Being human (sort of), we understand that the earth is meant to be used. But not to be overused. We try to protect it from overuse. Our motto is: ENOUGH IS ENOUGH.
For example, we gnomes can give many reasons not to build new roads.
The best reason is that you can already get from anywhere to anywhere else in America. Anyplace there's any reason to go to, there' already a road to it.
In fact, there are thousands of places that came to be just because there was already a road.
Another application of our "enough is enough" is that there are already enough places. Even too many.
When there are so many places that their edges overlap, and there's no land that isn't a place, that irks us gnomes, because we can't live in "places" where you ordinary humans live.

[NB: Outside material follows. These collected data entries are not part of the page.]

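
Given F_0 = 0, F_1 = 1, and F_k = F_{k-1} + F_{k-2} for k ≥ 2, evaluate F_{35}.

9227465

Iterating the recurrence up to F_{27} = 196418 and F_{26} = 121393:
F_{28} = F_{27} + F_{26} = 196418 + 121393 = 317811
F_{29} = F_{28} + F_{27} = 317811 + 196418 = 514229
F_{30} = F_{29} + F_{28} = 514229 + 317811 = 832040
F_{31} = F_{30} + F_{29} = 832040 + 514229 = 1346269
F_{32} = F_{31} + F_{30} = 1346269 + 832040 = 2178309
F_{33} = F_{32} + F_{31} = 2178309 + 1346269 = 3524578
F_{34} = F_{33} + F_{32} = 3524578 + 2178309 = 5702887
F_{35} = F_{34} + F_{33} = 5702887 + 3524578 = 9227465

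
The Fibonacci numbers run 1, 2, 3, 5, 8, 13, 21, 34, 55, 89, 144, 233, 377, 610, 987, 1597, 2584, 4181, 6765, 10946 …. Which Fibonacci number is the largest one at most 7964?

6765

6765 ≤ 7964 < 10946, so the largest Fibonacci number not exceeding 7964 is 6765.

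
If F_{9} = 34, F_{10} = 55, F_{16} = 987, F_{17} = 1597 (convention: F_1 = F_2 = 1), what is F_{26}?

By the addition formula F_{m+n} = F_m F_{n+1} + F_{m−1} F_n with m=10, n=16: F_{26} = 55·1597 + 34·987 = 87835 + 33558 = 121393.

121393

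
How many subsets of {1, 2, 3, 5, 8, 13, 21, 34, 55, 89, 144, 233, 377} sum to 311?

Starting from the Zeckendorf form and repeatedly splitting a term F_k into F_{k−1} + F_{k−2} (when neither is already used) reaches every representation.
311 = 233+55+21+2 = 233+55+13+8+2 = 144+89+55+21+2 = 233+55+13+5+3+2 = … (6 more), for 10 in all.

10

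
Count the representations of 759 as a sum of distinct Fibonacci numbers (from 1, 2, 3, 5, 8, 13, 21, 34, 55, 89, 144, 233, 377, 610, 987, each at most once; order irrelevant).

16

Each representation comes from the Zeckendorf form by replacing some F_k with F_{k−1} + F_{k−2} where possible.
759 = 610+144+5 = 610+144+3+2 = 610+89+55+5 = … (13 more), for 16 in all.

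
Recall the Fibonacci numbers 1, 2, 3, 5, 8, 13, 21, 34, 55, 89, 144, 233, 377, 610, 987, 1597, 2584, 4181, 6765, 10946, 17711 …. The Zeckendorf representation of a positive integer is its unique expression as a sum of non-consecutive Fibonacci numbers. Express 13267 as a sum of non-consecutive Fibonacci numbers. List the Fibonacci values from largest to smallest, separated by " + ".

Greedily peel off the largest Fibonacci term at each step:
subtract 10946 from 13267: 2321 remains
subtract 1597 from 2321: 724 remains
subtract 610 from 724: 114 remains
subtract 89 from 114: 25 remains
subtract 21 from 25: 4 remains
subtract 3 from 4: 1 remains
subtract 1 from 1: 0 remains
So 13267 = 10946 + 1597 + 610 + 89 + 21 + 3 + 1, with no two terms consecutive in the sequence.

10946 + 1597 + 610 + 89 + 21 + 3 + 1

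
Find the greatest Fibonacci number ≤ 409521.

317811 ≤ 409521 < 514229, so the largest Fibonacci number not exceeding 409521 is 317811.

317811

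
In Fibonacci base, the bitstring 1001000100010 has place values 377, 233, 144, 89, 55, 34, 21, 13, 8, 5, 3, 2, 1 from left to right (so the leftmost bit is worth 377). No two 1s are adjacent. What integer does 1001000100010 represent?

Summing the place values of the 1 bits: 377 + 89 + 13 + 2 = 481.

481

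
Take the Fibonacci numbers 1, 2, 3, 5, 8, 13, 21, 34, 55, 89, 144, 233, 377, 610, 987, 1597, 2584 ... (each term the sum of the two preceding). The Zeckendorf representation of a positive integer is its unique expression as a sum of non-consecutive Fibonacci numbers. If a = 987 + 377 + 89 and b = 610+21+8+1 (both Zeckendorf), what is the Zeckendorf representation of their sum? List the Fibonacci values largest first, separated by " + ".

1597 + 377 + 89 + 21 + 8 + 1

The two numbers are 1453 and 640, so their sum is 2093.
Greedily peel off the largest Fibonacci term at each step:
1597 ≤ 2093 < 2584, so take 1597; remainder 496
377 ≤ 496 < 610, so take 377; remainder 119
89 ≤ 119 < 144, so take 89; remainder 30
21 ≤ 30 < 34, so take 21; remainder 9
8 ≤ 9 < 13, so take 8; remainder 1
1 ≤ 1 < 2, so take 1; remainder 0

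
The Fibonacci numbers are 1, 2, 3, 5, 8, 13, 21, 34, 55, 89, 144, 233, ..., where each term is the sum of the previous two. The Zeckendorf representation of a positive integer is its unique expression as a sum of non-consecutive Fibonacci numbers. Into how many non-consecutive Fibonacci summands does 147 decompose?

2

largest Fibonacci ≤ 147 is 144; 147 − 144 = 3
largest Fibonacci ≤ 3 is 3; 3 − 3 = 0
147 = 144 + 3, which has 2 terms.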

We don't want you too close, and, believe me, you don't want gnomes too close. You think raccoons are bad? Just move in over gnomes!

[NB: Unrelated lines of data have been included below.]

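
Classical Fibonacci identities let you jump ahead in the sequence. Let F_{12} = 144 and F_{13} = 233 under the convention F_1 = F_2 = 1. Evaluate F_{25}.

75025

By F_{2k+1} = F_k² + F_{k+1}²: F_{25} = 144² + 233² = 20736 + 54289 = 75025.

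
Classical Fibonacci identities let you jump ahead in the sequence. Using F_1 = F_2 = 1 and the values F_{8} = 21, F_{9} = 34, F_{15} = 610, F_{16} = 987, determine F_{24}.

46368

By the addition formula F_{m+n} = F_m F_{n+1} + F_{m−1} F_n with m=16, n=8: F_{24} = 987·34 + 610·21 = 33558 + 12810 = 46368.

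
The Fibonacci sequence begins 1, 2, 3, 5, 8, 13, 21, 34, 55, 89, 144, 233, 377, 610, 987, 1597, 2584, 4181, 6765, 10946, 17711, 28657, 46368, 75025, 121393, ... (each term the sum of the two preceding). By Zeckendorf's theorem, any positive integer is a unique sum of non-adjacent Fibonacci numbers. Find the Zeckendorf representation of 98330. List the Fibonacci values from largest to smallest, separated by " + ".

take 75025 (≤ 98330); 98330 − 75025 = 23305
take 17711 (≤ 23305); 23305 − 17711 = 5594
take 4181 (≤ 5594); 5594 − 4181 = 1413
take 987 (≤ 1413); 1413 − 987 = 426
take 377 (≤ 426); 426 − 377 = 49
take 34 (≤ 49); 49 − 34 = 15
take 13 (≤ 15); 15 − 13 = 2
take 2 (≤ 2); 2 − 2 = 0
So 98330 = 75025 + 17711 + 4181 + 987 + 377 + 34 + 13 + 2, with no two terms consecutive in the sequence.

75025 + 17711 + 4181 + 987 + 377 + 34 + 13 + 2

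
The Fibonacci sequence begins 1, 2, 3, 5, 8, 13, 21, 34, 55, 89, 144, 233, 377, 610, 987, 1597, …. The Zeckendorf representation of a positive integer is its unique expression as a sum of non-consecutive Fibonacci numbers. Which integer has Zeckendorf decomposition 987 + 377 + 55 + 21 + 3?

1443

987 + 377 + 55 + 21 + 3 = 1443.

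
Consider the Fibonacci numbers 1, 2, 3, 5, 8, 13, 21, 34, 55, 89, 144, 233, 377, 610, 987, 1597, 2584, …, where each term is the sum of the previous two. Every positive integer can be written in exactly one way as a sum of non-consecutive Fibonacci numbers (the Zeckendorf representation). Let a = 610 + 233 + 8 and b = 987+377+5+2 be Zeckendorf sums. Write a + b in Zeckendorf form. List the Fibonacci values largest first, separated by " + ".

1597 + 610 + 13 + 2

The two numbers are 851 and 1371, so their sum is 2222.
Greedy algorithm:
take 1597 (≤ 2222); 2222 − 1597 = 625
take 610 (≤ 625); 625 − 610 = 15
take 13 (≤ 15); 15 − 13 = 2
take 2 (≤ 2); 2 − 2 = 0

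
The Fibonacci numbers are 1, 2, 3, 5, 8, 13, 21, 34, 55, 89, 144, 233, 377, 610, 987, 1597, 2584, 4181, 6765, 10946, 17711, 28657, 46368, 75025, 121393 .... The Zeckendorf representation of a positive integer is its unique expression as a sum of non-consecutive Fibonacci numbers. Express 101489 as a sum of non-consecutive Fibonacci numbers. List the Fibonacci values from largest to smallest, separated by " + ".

75025 + 17711 + 6765 + 1597 + 377 + 13 + 1

75025 ≤ 101489 < 121393, so take 75025; remainder 26464
17711 ≤ 26464 < 28657, so take 17711; remainder 8753
6765 ≤ 8753 < 10946, so take 6765; remainder 1988
1597 ≤ 1988 < 2584, so take 1597; remainder 391
377 ≤ 391 < 610, so take 377; remainder 14
13 ≤ 14 < 21, so take 13; remainder 1
1 ≤ 1 < 2, so take 1; remainder 0
So 101489 = 75025 + 17711 + 6765 + 1597 + 377 + 13 + 1, with no two terms consecutive in the sequence.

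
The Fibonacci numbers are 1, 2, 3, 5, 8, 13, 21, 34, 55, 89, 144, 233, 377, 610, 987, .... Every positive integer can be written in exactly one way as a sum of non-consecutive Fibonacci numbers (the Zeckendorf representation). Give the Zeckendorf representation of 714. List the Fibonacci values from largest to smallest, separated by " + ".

Greedy algorithm:
610 ≤ 714 < 987, so take 610; remainder 104
89 ≤ 104 < 144, so take 89; remainder 15
13 ≤ 15 < 21, so take 13; remainder 2
2 ≤ 2 < 3, so take 2; remainder 0
So 714 = 610 + 89 + 13 + 2, with no two terms consecutive in the sequence.

610 + 89 + 13 + 2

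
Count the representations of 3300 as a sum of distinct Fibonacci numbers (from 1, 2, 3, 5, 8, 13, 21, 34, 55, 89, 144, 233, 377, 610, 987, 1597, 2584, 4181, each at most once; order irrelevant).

26

Each representation comes from the Zeckendorf form by replacing some F_k with F_{k−1} + F_{k−2} where possible.
3300 = 2584+610+89+13+3+1 = 2584+610+89+8+5+3+1 = 2584+610+55+34+13+3+1 = 2584+377+233+89+13+3+1 = … (22 more), for 26 in all.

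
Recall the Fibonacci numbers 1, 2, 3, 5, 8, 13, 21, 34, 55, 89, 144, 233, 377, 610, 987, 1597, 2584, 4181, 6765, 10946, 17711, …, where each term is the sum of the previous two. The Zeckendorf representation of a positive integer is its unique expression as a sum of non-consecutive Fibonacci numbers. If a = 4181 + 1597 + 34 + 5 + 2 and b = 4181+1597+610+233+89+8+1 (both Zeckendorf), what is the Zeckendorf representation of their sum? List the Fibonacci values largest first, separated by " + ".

10946 + 987 + 377 + 144 + 55 + 21 + 8

The two numbers are 5819 and 6719, so their sum is 12538.
take 10946 (≤ 12538); 12538 − 10946 = 1592
take 987 (≤ 1592); 1592 − 987 = 605
take 377 (≤ 605); 605 − 377 = 228
take 144 (≤ 228); 228 − 144 = 84
take 55 (≤ 84); 84 − 55 = 29
take 21 (≤ 29); 29 − 21 = 8
take 8 (≤ 8); 8 − 8 = 0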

Anyway, when all the little places run together at the edges and become huge places, you cross the limit from use to overuse. You humans are terrible about that.
You're also terrible about not knowing when you're over-roaded. As I said, if you can get there, you've got enough roads. For some reason, you human folks can't seem to grasp that fact, and the reason seems to be greed.

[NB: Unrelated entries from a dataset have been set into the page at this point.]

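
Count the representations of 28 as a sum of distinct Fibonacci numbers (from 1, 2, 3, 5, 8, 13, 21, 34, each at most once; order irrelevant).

28 = 21+5+2 = 13+8+5+2 — 2 representations.

2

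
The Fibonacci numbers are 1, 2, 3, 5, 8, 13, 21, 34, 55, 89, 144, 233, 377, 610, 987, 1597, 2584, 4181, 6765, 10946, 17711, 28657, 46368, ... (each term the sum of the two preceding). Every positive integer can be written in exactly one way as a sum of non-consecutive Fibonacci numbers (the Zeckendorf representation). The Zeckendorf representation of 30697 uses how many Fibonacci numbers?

Greedily peel off the largest Fibonacci term at each step:
largest Fibonacci ≤ 30697 is 28657; 30697 − 28657 = 2040
largest Fibonacci ≤ 2040 is 1597; 2040 − 1597 = 443
largest Fibonacci ≤ 443 is 377; 443 − 377 = 66
largest Fibonacci ≤ 66 is 55; 66 − 55 = 11
largest Fibonacci ≤ 11 is 8; 11 − 8 = 3
largest Fibonacci ≤ 3 is 3; 3 − 3 = 0
30697 = 28657 + 1597 + 377 + 55 + 8 + 3, which has 6 terms.

6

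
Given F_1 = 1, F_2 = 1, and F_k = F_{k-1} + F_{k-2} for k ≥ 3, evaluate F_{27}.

Iterating the recurrence up to F_{20} = 6765 and F_{19} = 4181:
F_{21} = F_{20} + F_{19} = 6765 + 4181 = 10946
F_{22} = F_{21} + F_{20} = 10946 + 6765 = 17711
F_{23} = F_{22} + F_{21} = 17711 + 10946 = 28657
F_{24} = F_{23} + F_{22} = 28657 + 17711 = 46368
F_{25} = F_{24} + F_{23} = 46368 + 28657 = 75025
F_{26} = F_{25} + F_{24} = 75025 + 46368 = 121393
F_{27} = F_{26} + F_{25} = 121393 + 75025 = 196418

196418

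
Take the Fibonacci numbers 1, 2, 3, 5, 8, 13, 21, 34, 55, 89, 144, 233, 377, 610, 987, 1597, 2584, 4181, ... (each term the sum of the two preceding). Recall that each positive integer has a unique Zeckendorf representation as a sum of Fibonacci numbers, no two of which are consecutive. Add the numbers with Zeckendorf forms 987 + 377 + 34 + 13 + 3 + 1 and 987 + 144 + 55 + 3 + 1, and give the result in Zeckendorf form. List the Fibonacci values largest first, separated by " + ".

The two numbers are 1415 and 1190, so their sum is 2605.
Greedy algorithm:
largest Fibonacci ≤ 2605 is 2584; 2605 − 2584 = 21
largest Fibonacci ≤ 21 is 21; 21 − 21 = 0

2584 + 21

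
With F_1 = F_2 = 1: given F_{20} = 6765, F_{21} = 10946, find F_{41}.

By the addition formula F_{m+n} = F_m F_{n+1} + F_{m−1} F_n with m=21, n=20: F_{41} = 10946·10946 + 6765·6765 = 119814916 + 45765225 = 165580141.

165580141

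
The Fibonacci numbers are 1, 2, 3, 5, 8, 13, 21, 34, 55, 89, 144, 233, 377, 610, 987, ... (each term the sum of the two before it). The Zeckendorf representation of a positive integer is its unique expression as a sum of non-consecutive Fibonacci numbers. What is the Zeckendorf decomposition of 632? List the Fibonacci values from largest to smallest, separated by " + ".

610 + 21 + 1

Greedily peel off the largest Fibonacci term at each step:
largest Fibonacci ≤ 632 is 610; 632 − 610 = 22
largest Fibonacci ≤ 22 is 21; 22 − 21 = 1
largest Fibonacci ≤ 1 is 1; 1 − 1 = 0
So 632 = 610 + 21 + 1, with no two terms consecutive in the sequence.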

We gnomes don't feel greed. It's not in our nature. If we had greed, our motto wouldn't be "enough is enough."
It was your human greed that created the other main reason why you don't need any more roads:
You now have more roads than car and truck fuel to drive on them. At the rate you're going, you'll soon have roads with no vehicles on them. Because of greed, you will have used up in less than 200 years all the petroleum that it took Creator millions of years to make.
Think of that: exhausting a whole world resource in a couple of centuries! That shows you the awful power of greed.
There's a legend we gnomes like to tell, as a cautionary tale:
Once there was a race of humans called the Tenderfeet. Everywhere they went, they minced along, saying, "Ouch! Ouch!" So their king got a great idea: He would cover all the hard, pebbly, prickly land of his kingdom with leather -- the whole country was soon paved with leather, and the Tenderfeet could walk anywhere without crying, "Ouch!"
But of course so much leather was required that all the animals were killed and skinned. No crops would grow under the leather, and so, all the food had to be imported from other kingdoms. The descendants of the Tenderfeet in that kingdom eventually became Americans.
Next door was another kingdom with prickly, flinty ground and tenderfooted people. The king of that place got another idea: He put leather just on the feet of his people, and thus invented shoes. This plan didn't use nearly as many animals, and the land could grow crops. And his people didn't have to cry "Ouch!" when they walked, either.
After that wise king had paved just the feet of his people, he said, "Enough is enough."
We gnomes descended from his people.